Saving money is hard for lots of people.  It certainly is something that nowhere near enough Americans devote time or money to.  In other societies, saving is done mostly by the government or through fixed pensions.  In the case of Switzerland there is a three legged approach, where you, the government, and your employer all contribute to retirement.

In America, we have 401k plans, IRAs of various sorts, educational savings accounts, medical savings accounts, social security, and then private saving.  Many of the *SAs and things like 529 plans require speculation, and indicate a government that is hell bent on taking your money should you NOT get sick, or should you need less education than you planned.  Social security is a very small suppliment as compared to actual costs of living, and health care remains problematic.
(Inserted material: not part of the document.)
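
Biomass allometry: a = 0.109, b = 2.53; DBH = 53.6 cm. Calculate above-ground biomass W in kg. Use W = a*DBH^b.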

If you’re like most people, you probably have a little money in mutual funds.  At some point, if you have children, you might even open for them a custodial account.  As it turns out, neither of these options are available to expatriates due to the way they are regulated.  That is- they are regulated by the states and if you don’t live in one, many brokerages will not know what regulatory framework to apply (and thus protect themselves with).  While this sounds like a negative situation, it can have some advantages: there exist professional fund managers whose primary purpose is to maintain a balanced portfolio for individuals, given a set of goals.  Mutual funds charge money.  These guys charge money.  So long as they know what they’re doing, you’re getting about the same service, only your portfolio is kept balanced and the stocks are at least somewhat vetted, which is something many people neglect over time.  And you don’t need to be an expatriate to take advantage of the service.  You just need to have some funds.

Most Americans place their primary savings into their houses.  This is advantagious from a tax perspective.  If you live outside the country, doing so (a) may not offer you those same advantages and (b) may tie you to a locale in which you do not wish to live (either the current international location or some place in America).  This in turn can keep people from setting down roots in a community, which itself is probably bad.